Je réponds à quelques trucs dans le désordre :
- Ne cherchez pas trop à vous prendre la tête sur des détails, c'est juste des petits textes pour l'Avent, y'a pas grand chose à comprendre ^^
- Je me suis pas inspirée de Cloud Atlas parce que je sais pas ce que c'est ^^'
- Merci pour votre accueil ça me fait au chaud au coeur et ça me pousse à me battre encore et toujours pour vous offrir ça en temps et en heure ! :) Et continuez d'aller lire Mundanchee et Mudomo pour moi qui n'ait pas le temps de le faire ! ;)
- Bravo à ceux qui devinent les époques selon les dates annoncés ! Aujourd'hui par exemple, une date bien spécifique ;p
Sinon, j'en profite pour faire la RaR de l'anonyme Schtroumpfette, sur le chapitre 11 (10 Décembre) :
Répétitif ? Entièrement. J'assume totalement. C'est pas un texte travaillé à fond, c'est une excuse pour écrire sur 24 époques différentes une histoire similaire, pour faire voyager des âmes soeurs à travers les lieux et les époques, en lisant des petits textes tous les jours jusqu'à Noël. Bien sûr que c'est répétitif. Si cela t'ennuie, je ne t'oblige pas à lire.
Je peux entendre la critique et le fait qu'on n'aime pas mes textes et mes écrits, ça ne me fait rien et j'aime débattre sur le pourquoi du comment. En revanche, je pense qu'un minimum de respect de ta part serait le bienvenue. Il est bientôt 1h du mat, je bosse demain, j'ai une vie professionnelle extrêmement dense en ce moment et je suis en train d'écrire ça et d'uplaoder des chapitres pour avoir une micro avance, pour continuer de publier chaque matin et offrir à mes lecteurs ce cadeau. Alors oui, j'assume totalement le côté répétitif de la chose, et c'est une critique que je peux entendre et pour laquelle je n'ai pas de défense puisque c'est prévu ainsi. Mais faire preuve d'un peu de respect, rien qu'en disant bonjour par exemple, me paraîtrait être justifié pour récompenser l'implication et le travail de l'auteure que je suis, que tu aimes ou non le texte et l'histoire. Merci de ta review, et bonne journée.
Bonne lecture !
11 décembre – Paris – 25 août 1572
Il y avait des morts partout, et cela empestait. Les cadavres, que personne ne se donnait vraiment la peine d'évacuer, empestaient. Pourtant, ils n'étaient pas là depuis longtemps, mais leur nombre important suffisait à devenir très odorant. Sherlock en avait le cœur au bord des lèvres. La folie humaine n'avait-elle donc aucune limite ? Son frère, qui l'avait élevé depuis le décès prématuré de leurs parents (personne ne croyait réellement en cette théorie, pas même Sherlock, pourtant âgé d'une dizaine d'années à l'époque des faits), lui avait bien appris à ne jamais avoir confiance en un autre être humain qu'eux deux, et c'était ce que Sherlock avait fait. Il n'avait jamais fait confiance à quiconque. Cela ne l'empêchait pas d'être atterré, aujourd'hui, par la stupidité crasse de ses concitoyens.

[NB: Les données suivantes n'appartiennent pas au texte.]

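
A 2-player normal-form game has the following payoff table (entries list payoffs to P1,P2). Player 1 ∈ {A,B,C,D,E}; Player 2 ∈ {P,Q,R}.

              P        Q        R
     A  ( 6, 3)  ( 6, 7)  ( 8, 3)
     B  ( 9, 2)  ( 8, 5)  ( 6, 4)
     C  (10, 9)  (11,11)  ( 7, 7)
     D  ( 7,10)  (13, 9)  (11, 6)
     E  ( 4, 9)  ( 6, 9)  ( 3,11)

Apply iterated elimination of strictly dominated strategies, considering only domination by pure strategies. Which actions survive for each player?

P1 drop A (D beats it: P:7>6 Q:13>6 R:11>8)
P1 drop B (C beats it: P:10>9 Q:11>8 R:7>6)
P1 drop E (C beats it: P:10>4 Q:11>6 R:7>3)
P2 drop R (P beats it: C:9>7 D:10>6)
P1→{C,D} P2→{P,Q}

Survivors P1:{C,D} P2:{P,Q}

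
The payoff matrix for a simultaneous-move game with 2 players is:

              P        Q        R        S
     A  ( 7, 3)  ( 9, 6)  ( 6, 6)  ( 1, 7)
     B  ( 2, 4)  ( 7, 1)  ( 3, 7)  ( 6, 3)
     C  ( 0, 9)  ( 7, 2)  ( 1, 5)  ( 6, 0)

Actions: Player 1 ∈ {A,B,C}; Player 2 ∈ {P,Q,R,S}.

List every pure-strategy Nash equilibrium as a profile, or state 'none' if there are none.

PSNE: ∅

(A,P): not NE [P2→S gives 7>3]
(A,Q): not NE [P2→S gives 7>6]
(A,R): not NE [P2→S gives 7>6]
(A,S): not NE [P1→C gives 6>1]
(B,P): not NE [P1→A gives 7>2; P2→R gives 7>4]
(B,Q): not NE [P1→A gives 9>7; P2→R gives 7>1]
(B,R): not NE [P1→A gives 6>3]
(B,S): not NE [P2→R gives 7>3]
(C,P): not NE [P1→A gives 7>0]
(C,Q): not NE [P1→A gives 9>7; P2→P gives 9>2]
(C,R): not NE [P1→A gives 6>1; P2→P gives 9>5]
(C,S): not NE [P2→P gives 9>0]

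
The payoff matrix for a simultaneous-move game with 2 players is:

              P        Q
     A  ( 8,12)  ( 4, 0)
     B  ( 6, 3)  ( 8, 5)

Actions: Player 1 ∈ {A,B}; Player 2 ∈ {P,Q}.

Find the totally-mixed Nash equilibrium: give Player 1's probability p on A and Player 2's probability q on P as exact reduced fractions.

(p,q) = (1/7, 2/3)

P1 indiff ⇒ q·8+(1-q)·4 = q·6+(1-q)·8 ⇒ q(2) = (1-q)(4) ⇒ q = 2/3
P2 indiff ⇒ p·12+(1-p)·3 = p·0+(1-p)·5 ⇒ p(12) = (1-p)(2) ⇒ p = 1/7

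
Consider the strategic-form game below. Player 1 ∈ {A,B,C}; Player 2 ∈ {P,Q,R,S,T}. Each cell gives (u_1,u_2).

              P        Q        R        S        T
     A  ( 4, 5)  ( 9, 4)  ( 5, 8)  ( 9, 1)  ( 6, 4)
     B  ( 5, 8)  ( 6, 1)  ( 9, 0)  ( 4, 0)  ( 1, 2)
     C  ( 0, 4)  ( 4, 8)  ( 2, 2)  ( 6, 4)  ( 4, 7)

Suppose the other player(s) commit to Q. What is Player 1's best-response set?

u_1(A vs Q) = 9
u_1(B vs Q) = 6
u_1(C vs Q) = 4
max payoff 9 at {A}

P1 best: {A}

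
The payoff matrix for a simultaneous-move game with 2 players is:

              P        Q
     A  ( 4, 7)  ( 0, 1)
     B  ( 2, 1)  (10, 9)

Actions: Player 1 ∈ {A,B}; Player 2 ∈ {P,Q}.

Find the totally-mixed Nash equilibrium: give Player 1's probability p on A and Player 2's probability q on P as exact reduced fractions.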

Et de plus, la situation venait de radicalement changer, depuis que les massacres avaient commencé, la veille. Au contraire de son aîné, Sherlock ne s'était jamais intéressé aux jeux de pouvoirs, et n'avait aucune idée de ce qui s'était produit. La seule chose qu'il avait comprise était que des milliers de cadavres jonchaient les rues, parce qu'ils avaient eu le malheur d'avoir une religion différente des autres. Sherlock avait déjà vécu ça. Et ça c'était plutôt mal terminé. Il était inquiet. Et dans une situation pareille, il n'avait qu'une seule personne à qui il pouvait s'adresser.

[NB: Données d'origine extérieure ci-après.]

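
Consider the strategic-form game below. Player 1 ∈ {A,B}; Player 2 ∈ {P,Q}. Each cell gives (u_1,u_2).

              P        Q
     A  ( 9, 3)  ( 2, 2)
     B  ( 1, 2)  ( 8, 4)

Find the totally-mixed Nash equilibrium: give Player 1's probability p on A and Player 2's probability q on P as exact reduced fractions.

p=2/3, q=3/7

P1 indiff ⇒ q·9+(1-q)·2 = q·1+(1-q)·8 ⇒ q(8) = (1-q)(6) ⇒ q = 3/7
P2 indiff ⇒ p·3+(1-p)·2 = p·2+(1-p)·4 ⇒ p(1) = (1-p)(2) ⇒ p = 2/3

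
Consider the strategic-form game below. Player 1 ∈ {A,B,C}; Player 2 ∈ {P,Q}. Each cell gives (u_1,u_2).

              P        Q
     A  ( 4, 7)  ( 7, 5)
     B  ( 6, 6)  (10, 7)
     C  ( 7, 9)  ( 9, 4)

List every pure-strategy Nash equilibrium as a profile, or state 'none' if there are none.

PSNE = {(B,Q), (C,P)}

(A,P): not NE [P1→C gives 7>4]
(A,Q): not NE [P1→B gives 10>7; P2→P gives 7>5]
(B,P): not NE [P1→C gives 7>6; P2→Q gives 7>6]
(B,Q): NE
(C,P): NE
(C,Q): not NE [P1→B gives 10>9; P2→P gives 9>4]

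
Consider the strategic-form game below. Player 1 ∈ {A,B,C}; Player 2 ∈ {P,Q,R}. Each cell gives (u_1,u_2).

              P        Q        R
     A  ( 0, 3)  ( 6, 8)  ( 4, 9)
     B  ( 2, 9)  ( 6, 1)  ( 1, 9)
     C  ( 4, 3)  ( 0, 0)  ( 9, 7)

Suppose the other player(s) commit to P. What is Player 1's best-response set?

argmax u_1 = {C}

u_1(A vs P) = 0
u_1(B vs P) = 2
u_1(C vs P) = 4
max payoff 4 at {C}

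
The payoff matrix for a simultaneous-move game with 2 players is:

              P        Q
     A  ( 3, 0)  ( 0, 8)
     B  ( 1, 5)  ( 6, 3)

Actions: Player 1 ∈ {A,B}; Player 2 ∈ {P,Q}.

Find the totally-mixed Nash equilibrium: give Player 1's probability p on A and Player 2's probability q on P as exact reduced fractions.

P1 indiff ⇒ q·3+(1-q)·0 = q·1+(1-q)·6 ⇒ q(2) = (1-q)(6) ⇒ q = 3/4
P2 indiff ⇒ p·0+(1-p)·5 = p·8+(1-p)·3 ⇒ p(-8) = (1-p)(-2) ⇒ p = 1/5

(p,q) = (1/5, 3/4)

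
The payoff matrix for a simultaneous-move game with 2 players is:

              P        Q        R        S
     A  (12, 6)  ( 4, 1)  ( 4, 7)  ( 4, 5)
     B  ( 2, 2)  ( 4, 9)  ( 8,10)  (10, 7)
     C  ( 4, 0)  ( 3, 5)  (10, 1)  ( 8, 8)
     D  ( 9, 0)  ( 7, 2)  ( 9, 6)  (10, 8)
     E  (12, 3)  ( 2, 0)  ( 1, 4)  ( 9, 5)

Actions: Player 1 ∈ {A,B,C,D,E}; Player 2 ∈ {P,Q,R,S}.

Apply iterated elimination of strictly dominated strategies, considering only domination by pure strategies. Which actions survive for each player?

Remaining: P1:{B,C,D} P2:{Q,R,S}

P2 drop P (R beats it: A:7>6 B:10>2 C:1>0 D:6>0 E:4>3)
P1 drop A (D beats it: Q:7>4 R:9>4 S:10>4)
P1 drop E (B beats it: Q:4>2 R:8>1 S:10>9)
P1→{B,C,D} P2→{Q,R,S}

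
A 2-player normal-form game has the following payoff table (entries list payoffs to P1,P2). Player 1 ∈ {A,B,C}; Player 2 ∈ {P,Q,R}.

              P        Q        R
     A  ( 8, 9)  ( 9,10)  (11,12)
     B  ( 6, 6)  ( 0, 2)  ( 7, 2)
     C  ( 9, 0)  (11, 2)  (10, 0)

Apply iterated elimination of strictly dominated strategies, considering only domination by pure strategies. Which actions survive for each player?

P1 drop B (A beats it: P:8>6 Q:9>0 R:11>7)
P2 drop P (Q beats it: A:10>9 C:2>0)
P1→{A,C} P2→{Q,R}

Remaining: P1:{A,C} P2:{Q,R}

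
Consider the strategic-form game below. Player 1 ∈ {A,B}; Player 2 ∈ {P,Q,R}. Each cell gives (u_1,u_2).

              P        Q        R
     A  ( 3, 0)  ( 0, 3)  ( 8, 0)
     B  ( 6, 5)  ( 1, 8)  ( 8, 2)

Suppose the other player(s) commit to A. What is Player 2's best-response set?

u_2(P vs A) = 0
u_2(Q vs A) = 3
u_2(R vs A) = 0
max payoff 3 at {Q}

argmax u_2 = {Q}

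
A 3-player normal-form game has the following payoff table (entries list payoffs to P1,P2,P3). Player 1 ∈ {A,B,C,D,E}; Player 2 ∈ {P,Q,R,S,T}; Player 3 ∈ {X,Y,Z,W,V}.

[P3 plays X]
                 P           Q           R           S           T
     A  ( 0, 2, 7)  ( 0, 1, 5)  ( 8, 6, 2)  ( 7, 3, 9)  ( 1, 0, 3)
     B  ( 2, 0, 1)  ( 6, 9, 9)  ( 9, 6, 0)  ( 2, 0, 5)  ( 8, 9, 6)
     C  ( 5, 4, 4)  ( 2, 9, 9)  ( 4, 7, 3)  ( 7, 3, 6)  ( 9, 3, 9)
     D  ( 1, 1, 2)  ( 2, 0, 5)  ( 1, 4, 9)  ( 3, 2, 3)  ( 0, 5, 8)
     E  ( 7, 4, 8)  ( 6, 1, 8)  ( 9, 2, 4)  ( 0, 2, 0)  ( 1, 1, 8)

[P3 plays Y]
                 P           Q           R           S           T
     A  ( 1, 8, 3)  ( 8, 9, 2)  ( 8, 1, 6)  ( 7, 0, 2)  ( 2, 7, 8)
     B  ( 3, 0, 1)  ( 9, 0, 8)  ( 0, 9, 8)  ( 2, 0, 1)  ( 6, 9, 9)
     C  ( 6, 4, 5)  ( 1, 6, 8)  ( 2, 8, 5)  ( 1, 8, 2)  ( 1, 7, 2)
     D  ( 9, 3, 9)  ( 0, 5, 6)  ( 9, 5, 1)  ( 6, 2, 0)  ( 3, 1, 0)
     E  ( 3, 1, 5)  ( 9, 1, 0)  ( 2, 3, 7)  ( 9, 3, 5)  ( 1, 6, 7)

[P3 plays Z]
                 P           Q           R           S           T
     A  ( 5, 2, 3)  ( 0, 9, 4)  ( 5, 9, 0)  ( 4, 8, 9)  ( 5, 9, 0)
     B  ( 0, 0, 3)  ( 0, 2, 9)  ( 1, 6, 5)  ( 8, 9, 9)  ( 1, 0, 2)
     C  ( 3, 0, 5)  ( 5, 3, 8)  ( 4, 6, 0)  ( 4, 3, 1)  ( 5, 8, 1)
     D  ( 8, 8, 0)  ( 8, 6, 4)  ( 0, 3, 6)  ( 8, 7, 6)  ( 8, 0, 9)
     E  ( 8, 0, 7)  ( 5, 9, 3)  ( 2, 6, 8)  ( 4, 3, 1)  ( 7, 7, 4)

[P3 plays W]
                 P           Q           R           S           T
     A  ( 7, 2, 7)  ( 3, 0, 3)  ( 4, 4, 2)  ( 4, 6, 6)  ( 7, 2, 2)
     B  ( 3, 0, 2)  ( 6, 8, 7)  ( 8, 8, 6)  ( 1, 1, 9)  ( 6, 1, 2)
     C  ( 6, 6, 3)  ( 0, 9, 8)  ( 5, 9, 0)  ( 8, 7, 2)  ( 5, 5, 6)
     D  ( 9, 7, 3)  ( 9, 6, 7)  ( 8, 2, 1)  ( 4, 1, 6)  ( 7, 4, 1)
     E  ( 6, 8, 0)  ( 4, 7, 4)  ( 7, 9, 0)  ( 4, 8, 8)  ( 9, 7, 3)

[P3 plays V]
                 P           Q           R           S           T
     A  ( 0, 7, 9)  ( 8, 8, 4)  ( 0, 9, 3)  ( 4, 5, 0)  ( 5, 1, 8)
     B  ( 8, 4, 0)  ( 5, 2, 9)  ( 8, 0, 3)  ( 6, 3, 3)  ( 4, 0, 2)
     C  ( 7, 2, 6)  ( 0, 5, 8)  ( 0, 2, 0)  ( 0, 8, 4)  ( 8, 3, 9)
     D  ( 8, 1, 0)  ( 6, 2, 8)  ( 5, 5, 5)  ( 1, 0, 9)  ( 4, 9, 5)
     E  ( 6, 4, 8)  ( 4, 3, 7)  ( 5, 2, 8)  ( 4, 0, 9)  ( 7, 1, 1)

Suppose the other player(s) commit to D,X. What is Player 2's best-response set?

P2 best: {T}

u_2(P vs D,X) = 1
u_2(Q vs D,X) = 0
u_2(R vs D,X) = 4
u_2(S vs D,X) = 2
u_2(T vs D,X) = 5
max payoff 5 at {T}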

– Mycroft ! Tu es là ? Mycroft ?
Il montait quatre à quatre les marches de leur hôtel particulier en plein cœur de Paris quand une porte s'ouvrit sur le palier du premier étage, révélant son frère aîné sortant de son bureau.
– Sherlock, je t'ai déjà dit de ne pas hurler. C'est grossier, le réprimanda-t-il.
Mycroft était devenu son tuteur légal quand il avait dix ans, et son frère dix-neuf. Depuis, presque une quinzaine d'années s'étaient écoulées et Mycroft le traitait toujours autant comme un enfant.
– Oui, Mycroft, répliqua-t-il d'un ton obséquieux et exagérément poli qui ne trompait absolument personne, et surtout pas son frère.
– Tu avais besoin de moi ? lui demanda son aîné.
Sherlock ne répondit pas, mais atteignit enfin le palier, et s'engouffra dans le bureau lourdement décoré de son frère, sachant pertinemment que celui-ci allait suivre et refermer la porte derrière lui. Ce qu'il avait à dire à son grand frère devait se faire sans public.
– Qu'est-ce qu'il y a, Sherlock ?
Mycroft avait clairement perçu dans les mouvements désordonnés et vifs de son frère son anxiété et sa nervosité.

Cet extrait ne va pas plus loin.